In 40 years of doing historical and family research, I have never run across such a record of tragedy. Thanks to internet resources, here are the important details I found about this family:
The father, Joseph Hyrum Kershaw was born in what is now South Africa. His family joined the LDS Church and migrated to Utah. There he met Julia Clift, a Utah native; they married in 1877. Their first child, Lydia, was born and died in Utah. After living in various parts of Utah the Kershaws moved to Twin Groves Idaho about 1889.
Diphtheria hit the area in the winter of 1897. It's a dreadful childhood disease. In addition to extreme illness, the child is suffocated by a thick membrane that grows across the airway. My Grandma lost a child this way and once described his suffering to me. Horrible.
Over a two-week period the Kershaws buried all eight of their living children. The oldest was last to die, and had probably helped care for the others as they slipped away, one by one. In the dead of winter all were laid in the frosty soil of Wilford Cemetery.
The devastated, now-childless parents went to Utah to stay with family for a while. When they returned their house had been burned down by neighbors to prevent the spread of the disease.
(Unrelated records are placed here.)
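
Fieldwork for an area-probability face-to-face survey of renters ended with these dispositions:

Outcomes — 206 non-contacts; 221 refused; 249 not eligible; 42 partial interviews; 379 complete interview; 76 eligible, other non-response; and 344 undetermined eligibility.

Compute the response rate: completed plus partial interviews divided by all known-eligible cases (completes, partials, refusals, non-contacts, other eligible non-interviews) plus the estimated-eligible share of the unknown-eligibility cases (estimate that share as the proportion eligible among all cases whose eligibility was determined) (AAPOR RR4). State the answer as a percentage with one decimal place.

Numerator = 379 + 42 = 421
Determined eligible = 379 + 42 + 221 + 206 + 76 = 924
e = 924 / (924 + 249) = 924 / 1173 = 0.7877
e × U = 0.7877 × 344 = 270.97
Denom = 924 + 270.97 = 1194.97
RR4 = 421 / 1194.97 = 0.3523

35.2%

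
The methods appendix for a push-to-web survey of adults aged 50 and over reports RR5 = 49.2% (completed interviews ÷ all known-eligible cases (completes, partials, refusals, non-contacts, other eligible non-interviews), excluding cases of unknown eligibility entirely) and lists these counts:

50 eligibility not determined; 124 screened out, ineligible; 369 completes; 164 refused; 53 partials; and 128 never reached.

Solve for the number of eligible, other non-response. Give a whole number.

36

RR5 = 369 / D = 0.492
D = 369 / 0.492 = 750.0
Other denominator terms total 714
eligible, other non-response = 750.0 − 714 ≈ 36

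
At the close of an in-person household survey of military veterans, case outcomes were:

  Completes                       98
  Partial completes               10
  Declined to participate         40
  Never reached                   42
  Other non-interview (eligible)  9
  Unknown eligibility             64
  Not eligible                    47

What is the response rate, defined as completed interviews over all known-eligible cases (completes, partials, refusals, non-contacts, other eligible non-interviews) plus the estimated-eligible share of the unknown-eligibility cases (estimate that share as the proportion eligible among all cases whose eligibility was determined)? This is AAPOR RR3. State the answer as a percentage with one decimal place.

Top = 98
Eligible (known) = 98 + 10 + 40 + 42 + 9 = 199
e = 199 / (199 + 47) = 199 / 246 = 0.8089
e × U = 0.8089 × 64 = 51.77
Denom = 199 + 51.77 = 250.77
RR3 = 98 / 250.77 = 0.3908

39.1%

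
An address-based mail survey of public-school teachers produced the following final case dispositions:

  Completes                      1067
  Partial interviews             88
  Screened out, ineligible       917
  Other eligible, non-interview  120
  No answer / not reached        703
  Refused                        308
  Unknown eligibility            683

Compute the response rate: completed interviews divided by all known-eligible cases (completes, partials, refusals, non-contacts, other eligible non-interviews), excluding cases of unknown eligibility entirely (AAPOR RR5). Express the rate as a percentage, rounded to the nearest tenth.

46.7%

Numerator = 1067
Denom = 1067 + 88 + 308 + 703 + 120 = 2286
RR5 = 1067 / 2286 = 0.4668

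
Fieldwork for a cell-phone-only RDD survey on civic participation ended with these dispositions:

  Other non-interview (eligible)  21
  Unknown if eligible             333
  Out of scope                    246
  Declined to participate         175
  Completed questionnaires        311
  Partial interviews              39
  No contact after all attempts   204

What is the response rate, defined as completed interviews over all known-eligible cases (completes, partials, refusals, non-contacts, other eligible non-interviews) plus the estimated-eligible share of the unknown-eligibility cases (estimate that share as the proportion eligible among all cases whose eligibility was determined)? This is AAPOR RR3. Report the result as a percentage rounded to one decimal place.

Top → 311
Eligible (known) → 311 + 39 + 175 + 204 + 21 = 750
e = 750 / (750 + 246) = 750 / 996 = 0.7530
Estimated eligible among unknowns → 0.7530 × 333 = 250.75
Denom → 750 + 250.75 = 1000.75
RR3 = 311 / 1000.75 = 0.3108

31.1%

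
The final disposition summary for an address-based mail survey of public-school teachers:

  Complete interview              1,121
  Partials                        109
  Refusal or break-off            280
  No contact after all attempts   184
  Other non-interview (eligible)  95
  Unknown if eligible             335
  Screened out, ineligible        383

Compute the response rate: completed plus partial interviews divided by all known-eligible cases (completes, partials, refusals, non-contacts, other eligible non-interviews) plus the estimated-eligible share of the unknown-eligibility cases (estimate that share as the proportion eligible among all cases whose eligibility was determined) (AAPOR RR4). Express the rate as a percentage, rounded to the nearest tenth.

Numerator = 1121 + 109 = 1230
Eligible (known) = 1121 + 109 + 280 + 184 + 95 = 1789
e = 1789 / (1789 + 383) = 1789 / 2172 = 0.8237
Estimated eligible among unknowns = 0.8237 × 335 = 275.94
Denom = 1789 + 275.94 = 2064.94
RR4 = 1230 / 2064.94 = 0.5957

59.6%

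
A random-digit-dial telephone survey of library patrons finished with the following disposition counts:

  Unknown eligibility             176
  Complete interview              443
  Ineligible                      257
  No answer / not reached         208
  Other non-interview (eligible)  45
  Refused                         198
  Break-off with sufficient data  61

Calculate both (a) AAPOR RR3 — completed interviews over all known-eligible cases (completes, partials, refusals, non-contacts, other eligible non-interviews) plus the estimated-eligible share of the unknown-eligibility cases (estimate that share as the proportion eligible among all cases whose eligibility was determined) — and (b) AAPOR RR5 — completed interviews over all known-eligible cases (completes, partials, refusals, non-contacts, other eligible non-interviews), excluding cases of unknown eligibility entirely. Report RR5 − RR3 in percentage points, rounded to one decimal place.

Num → 443
Eligible (known) → 443 + 61 + 198 + 208 + 45 = 955
e = 955 / (955 + 257) = 955 / 1212 = 0.7880
Estimated eligible among unknowns → 0.7880 × 176 = 138.69
Denominator → 955 + 138.69 = 1093.69
RR3 = 443 / 1093.69 = 0.4051
Denominator → 443 + 61 + 198 + 208 + 45 = 955
RR5 = 443 / 955 = 0.4639
Difference = 46.39 − 40.51 = 5.88 percentage points

5.9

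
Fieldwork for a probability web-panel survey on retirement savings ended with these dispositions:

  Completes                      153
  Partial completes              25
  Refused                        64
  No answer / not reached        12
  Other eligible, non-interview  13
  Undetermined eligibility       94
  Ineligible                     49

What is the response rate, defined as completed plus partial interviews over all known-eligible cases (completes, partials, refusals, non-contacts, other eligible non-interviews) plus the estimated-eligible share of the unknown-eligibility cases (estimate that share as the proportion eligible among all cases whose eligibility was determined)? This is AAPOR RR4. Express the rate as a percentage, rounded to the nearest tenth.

51.4%

Top = 153 + 25 = 178
Eligible (known) = 153 + 25 + 64 + 12 + 13 = 267
e = 267 / (267 + 49) = 267 / 316 = 0.8449
Estimated eligible among unknowns = 0.8449 × 94 = 79.42
Denom = 267 + 79.42 = 346.42
RR4 = 178 / 346.42 = 0.5138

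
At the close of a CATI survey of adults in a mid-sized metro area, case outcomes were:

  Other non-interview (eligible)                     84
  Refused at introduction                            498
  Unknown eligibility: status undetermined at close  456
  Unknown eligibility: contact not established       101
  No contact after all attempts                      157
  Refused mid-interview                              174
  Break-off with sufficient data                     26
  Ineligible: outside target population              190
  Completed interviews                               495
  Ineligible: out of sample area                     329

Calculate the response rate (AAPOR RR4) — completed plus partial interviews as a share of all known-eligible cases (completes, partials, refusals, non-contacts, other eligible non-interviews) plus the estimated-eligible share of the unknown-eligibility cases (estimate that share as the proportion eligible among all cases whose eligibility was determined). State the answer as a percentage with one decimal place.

Refusals = 498 + 174 = 672
Undetermined eligibility = 101 + 456 = 557
Screened out, ineligible = 190 + 329 = 519
Numerator → 495 + 26 = 521
Determined eligible → 495 + 26 + 672 + 157 + 84 = 1434
e = 1434 / (1434 + 519) = 1434 / 1953 = 0.7343
Estimated eligible among unknowns → 0.7343 × 557 = 409.01
Denom → 1434 + 409.01 = 1843.01
RR4 = 521 / 1843.01 = 0.2827

28.3%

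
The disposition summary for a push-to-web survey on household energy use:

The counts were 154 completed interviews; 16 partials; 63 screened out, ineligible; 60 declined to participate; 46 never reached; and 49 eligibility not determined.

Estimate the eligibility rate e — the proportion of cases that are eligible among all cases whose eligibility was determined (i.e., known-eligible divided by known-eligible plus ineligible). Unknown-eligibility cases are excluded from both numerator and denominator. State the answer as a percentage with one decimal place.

Determined eligible: 154 + 16 + 60 + 46 = 276
e = 276 / (276 + 63) = 276 / 339 = 0.8142

81.4%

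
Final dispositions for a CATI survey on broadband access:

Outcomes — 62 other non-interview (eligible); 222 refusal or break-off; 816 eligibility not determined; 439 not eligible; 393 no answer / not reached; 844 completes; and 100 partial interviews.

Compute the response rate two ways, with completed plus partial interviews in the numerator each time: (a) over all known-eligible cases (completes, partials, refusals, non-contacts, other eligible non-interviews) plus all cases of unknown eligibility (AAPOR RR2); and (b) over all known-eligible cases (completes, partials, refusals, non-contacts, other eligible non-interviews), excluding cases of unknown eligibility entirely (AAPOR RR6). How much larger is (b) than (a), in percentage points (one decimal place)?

19.5

Num: 844 + 100 = 944
Base: 844 + 100 + 222 + 393 + 62 + 816 = 2437
RR2 = 944 / 2437 = 0.3874
Base: 844 + 100 + 222 + 393 + 62 = 1621
RR6 = 944 / 1621 = 0.5824
Difference = 58.24 − 38.74 = 19.50 percentage points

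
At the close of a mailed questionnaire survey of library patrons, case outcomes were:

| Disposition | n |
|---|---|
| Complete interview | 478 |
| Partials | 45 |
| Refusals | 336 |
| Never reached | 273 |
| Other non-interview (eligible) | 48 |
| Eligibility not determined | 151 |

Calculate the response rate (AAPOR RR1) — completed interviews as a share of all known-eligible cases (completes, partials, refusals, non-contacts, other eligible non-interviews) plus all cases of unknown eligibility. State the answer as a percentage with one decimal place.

35.9%

Numerator: 478
Denominator: 478 + 45 + 336 + 273 + 48 + 151 = 1331
RR1 = 478 / 1331 = 0.3591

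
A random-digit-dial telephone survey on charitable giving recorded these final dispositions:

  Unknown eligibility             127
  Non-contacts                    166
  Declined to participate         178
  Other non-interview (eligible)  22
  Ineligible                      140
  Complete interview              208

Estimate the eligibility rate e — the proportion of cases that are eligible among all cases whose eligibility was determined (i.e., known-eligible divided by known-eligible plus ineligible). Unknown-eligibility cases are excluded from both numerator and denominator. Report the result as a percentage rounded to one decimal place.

Known eligible = 208 + 178 + 166 + 22 = 574
e = 574 / (574 + 140) = 574 / 714 = 0.8039

80.4%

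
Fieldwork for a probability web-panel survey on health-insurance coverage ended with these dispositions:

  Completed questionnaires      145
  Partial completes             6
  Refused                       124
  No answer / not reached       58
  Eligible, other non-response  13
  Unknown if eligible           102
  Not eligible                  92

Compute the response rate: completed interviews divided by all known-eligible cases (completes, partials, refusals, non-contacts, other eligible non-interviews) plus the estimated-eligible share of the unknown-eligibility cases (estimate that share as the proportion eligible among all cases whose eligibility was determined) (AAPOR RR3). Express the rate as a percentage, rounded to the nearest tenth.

34.0%

Num: 145
Eligible (known): 145 + 6 + 124 + 58 + 13 = 346
e = 346 / (346 + 92) = 346 / 438 = 0.7900
Estimated eligible among unknowns: 0.7900 × 102 = 80.58
Base: 346 + 80.58 = 426.58
RR3 = 145 / 426.58 = 0.3399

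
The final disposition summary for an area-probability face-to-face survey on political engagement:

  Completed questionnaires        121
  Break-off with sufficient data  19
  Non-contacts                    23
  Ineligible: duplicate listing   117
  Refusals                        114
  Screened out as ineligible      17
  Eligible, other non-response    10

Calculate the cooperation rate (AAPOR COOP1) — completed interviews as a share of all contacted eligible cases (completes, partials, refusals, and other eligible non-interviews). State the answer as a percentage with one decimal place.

Not eligible = 17 + 117 = 134
Num → 121
Denom → 121 + 19 + 114 + 10 = 264
COOP1 = 121 / 264 = 0.4583

45.8%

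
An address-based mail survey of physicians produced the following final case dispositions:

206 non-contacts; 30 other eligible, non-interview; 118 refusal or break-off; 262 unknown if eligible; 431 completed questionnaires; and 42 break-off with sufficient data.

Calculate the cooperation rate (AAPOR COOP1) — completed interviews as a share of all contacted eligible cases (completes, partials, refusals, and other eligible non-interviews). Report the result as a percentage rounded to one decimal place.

Top → 431
Denom → 431 + 42 + 118 + 30 = 621
COOP1 = 431 / 621 = 0.6940

69.4%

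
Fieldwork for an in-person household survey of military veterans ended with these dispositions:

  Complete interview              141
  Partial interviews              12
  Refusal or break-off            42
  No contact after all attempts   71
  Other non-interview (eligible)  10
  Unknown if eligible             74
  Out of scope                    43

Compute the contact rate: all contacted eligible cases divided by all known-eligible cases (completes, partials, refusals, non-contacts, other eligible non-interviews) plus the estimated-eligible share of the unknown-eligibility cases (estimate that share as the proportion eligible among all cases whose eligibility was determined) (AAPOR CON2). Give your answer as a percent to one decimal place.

60.3%

Top → 141 + 12 + 42 + 10 = 205
Determined eligible → 141 + 12 + 42 + 71 + 10 = 276
e = 276 / (276 + 43) = 276 / 319 = 0.8652
e × U → 0.8652 × 74 = 64.02
Denominator → 276 + 64.02 = 340.02
CON2 = 205 / 340.02 = 0.6029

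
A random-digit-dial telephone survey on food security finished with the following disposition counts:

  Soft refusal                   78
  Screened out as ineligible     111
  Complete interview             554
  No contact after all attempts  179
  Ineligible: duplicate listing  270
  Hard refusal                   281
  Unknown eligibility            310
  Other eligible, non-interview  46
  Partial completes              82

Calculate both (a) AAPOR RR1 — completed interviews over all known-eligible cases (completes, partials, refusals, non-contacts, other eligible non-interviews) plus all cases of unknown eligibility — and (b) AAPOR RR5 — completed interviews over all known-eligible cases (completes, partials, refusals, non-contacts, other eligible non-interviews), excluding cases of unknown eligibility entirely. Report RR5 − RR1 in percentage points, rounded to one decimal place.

Refused = 281 + 78 = 359
Screened out, ineligible = 111 + 270 = 381
Num → 554
Denom → 554 + 82 + 359 + 179 + 46 + 310 = 1530
RR1 = 554 / 1530 = 0.3621
Denom → 554 + 82 + 359 + 179 + 46 = 1220
RR5 = 554 / 1220 = 0.4541
Difference = 45.41 − 36.21 = 9.20 percentage points

9.2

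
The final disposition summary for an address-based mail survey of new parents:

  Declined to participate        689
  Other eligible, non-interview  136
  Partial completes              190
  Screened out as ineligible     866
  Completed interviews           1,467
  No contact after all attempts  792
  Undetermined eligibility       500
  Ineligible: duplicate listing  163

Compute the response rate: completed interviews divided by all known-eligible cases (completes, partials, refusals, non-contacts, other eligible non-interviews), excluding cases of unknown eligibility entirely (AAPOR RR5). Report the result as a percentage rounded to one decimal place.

Not eligible = 866 + 163 = 1029
Numerator = 1467
Denom = 1467 + 190 + 689 + 792 + 136 = 3274
RR5 = 1467 / 3274 = 0.4481

44.8%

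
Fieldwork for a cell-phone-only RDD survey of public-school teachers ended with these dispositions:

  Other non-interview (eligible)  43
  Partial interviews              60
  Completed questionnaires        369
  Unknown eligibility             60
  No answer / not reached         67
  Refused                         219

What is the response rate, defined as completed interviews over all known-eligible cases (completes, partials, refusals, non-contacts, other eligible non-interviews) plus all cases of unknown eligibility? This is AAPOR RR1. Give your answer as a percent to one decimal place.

Num = 369
Base = 369 + 60 + 219 + 67 + 43 + 60 = 818
RR1 = 369 / 818 = 0.4511

45.1%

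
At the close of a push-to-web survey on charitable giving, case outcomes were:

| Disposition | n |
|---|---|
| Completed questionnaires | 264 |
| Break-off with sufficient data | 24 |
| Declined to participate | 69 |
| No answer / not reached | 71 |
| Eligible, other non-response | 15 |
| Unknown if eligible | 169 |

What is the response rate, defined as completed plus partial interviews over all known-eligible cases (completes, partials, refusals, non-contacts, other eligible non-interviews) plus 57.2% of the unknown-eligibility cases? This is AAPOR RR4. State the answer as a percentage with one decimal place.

Num = 264 + 24 = 288
Known eligible = 264 + 24 + 69 + 71 + 15 = 443
Eligible share of unknowns = 0.5720 × 169 = 96.67
Denominator = 443 + 96.67 = 539.67
RR4 = 288 / 539.67 = 0.5337

53.4%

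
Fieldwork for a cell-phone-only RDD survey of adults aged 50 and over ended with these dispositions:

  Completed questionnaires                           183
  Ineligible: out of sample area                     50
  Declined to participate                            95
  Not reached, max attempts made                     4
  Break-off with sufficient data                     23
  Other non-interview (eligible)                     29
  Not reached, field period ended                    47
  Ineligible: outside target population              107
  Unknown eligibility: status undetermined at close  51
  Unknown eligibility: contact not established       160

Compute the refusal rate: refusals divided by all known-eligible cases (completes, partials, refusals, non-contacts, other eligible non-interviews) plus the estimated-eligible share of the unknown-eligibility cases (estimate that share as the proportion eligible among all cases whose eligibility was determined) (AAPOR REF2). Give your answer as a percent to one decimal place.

17.9%

Non-contacts = 47 + 4 = 51
Eligibility not determined = 160 + 51 = 211
Ineligible = 107 + 50 = 157
Num: 95
Known eligible: 183 + 23 + 95 + 51 + 29 = 381
e = 381 / (381 + 157) = 381 / 538 = 0.7082
Eligible share of unknowns: 0.7082 × 211 = 149.43
Denom: 381 + 149.43 = 530.43
REF2 = 95 / 530.43 = 0.1791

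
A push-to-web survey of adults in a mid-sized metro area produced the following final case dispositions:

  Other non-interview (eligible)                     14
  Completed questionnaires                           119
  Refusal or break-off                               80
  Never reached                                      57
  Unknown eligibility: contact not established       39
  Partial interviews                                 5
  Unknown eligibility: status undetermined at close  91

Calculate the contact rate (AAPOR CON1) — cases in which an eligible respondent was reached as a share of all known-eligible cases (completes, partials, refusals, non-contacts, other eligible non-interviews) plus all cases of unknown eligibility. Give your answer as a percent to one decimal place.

53.8%

Unknown eligibility = 39 + 91 = 130
Numerator → 119 + 5 + 80 + 14 = 218
Base → 119 + 5 + 80 + 57 + 14 + 130 = 405
CON1 = 218 / 405 = 0.5383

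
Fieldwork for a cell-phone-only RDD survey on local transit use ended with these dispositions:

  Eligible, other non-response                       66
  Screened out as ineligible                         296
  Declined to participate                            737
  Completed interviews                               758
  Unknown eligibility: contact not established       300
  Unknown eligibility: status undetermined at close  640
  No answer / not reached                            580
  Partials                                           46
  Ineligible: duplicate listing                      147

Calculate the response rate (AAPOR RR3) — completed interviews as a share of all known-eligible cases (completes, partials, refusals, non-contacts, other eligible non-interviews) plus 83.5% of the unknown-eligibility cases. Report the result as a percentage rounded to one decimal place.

Unknown eligibility = 300 + 640 = 940
Screened out, ineligible = 296 + 147 = 443
Top: 758
Known eligible: 758 + 46 + 737 + 580 + 66 = 2187
e × U: 0.8350 × 940 = 784.90
Denominator: 2187 + 784.90 = 2971.90
RR3 = 758 / 2971.90 = 0.2551

25.5%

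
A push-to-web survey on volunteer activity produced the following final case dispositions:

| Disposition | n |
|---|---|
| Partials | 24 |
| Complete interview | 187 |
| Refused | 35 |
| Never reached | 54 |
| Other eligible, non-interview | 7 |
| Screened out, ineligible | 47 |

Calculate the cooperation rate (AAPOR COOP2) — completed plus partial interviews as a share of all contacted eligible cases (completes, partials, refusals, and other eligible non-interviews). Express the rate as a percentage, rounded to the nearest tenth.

Numerator → 187 + 24 = 211
Base → 187 + 24 + 35 + 7 = 253
COOP2 = 211 / 253 = 0.8340

83.4%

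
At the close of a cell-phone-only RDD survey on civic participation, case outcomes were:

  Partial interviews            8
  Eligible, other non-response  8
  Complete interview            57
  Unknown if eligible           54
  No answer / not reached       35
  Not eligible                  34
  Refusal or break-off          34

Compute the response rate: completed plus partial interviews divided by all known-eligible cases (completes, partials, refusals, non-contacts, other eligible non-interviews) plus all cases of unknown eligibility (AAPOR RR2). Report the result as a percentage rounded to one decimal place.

33.2%

Numerator → 57 + 8 = 65
Denominator → 57 + 8 + 34 + 35 + 8 + 54 = 196
RR2 = 65 / 196 = 0.3316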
Five more children were born to Julia and Joseph. Two of those died as infants, and the youngest child died at age 26. All told, this couple buried 12 of their 14 children. Their only two surviving children lived until the 1980s. Mother Julia lived until 1929 and father Joseph until 1941. Julia and Joseph were members of The Church of Jesus Christ of Latter-day Saints. Their knowledge of eternal family ties was a beacon of light in the midst of their acute pain and sorrow.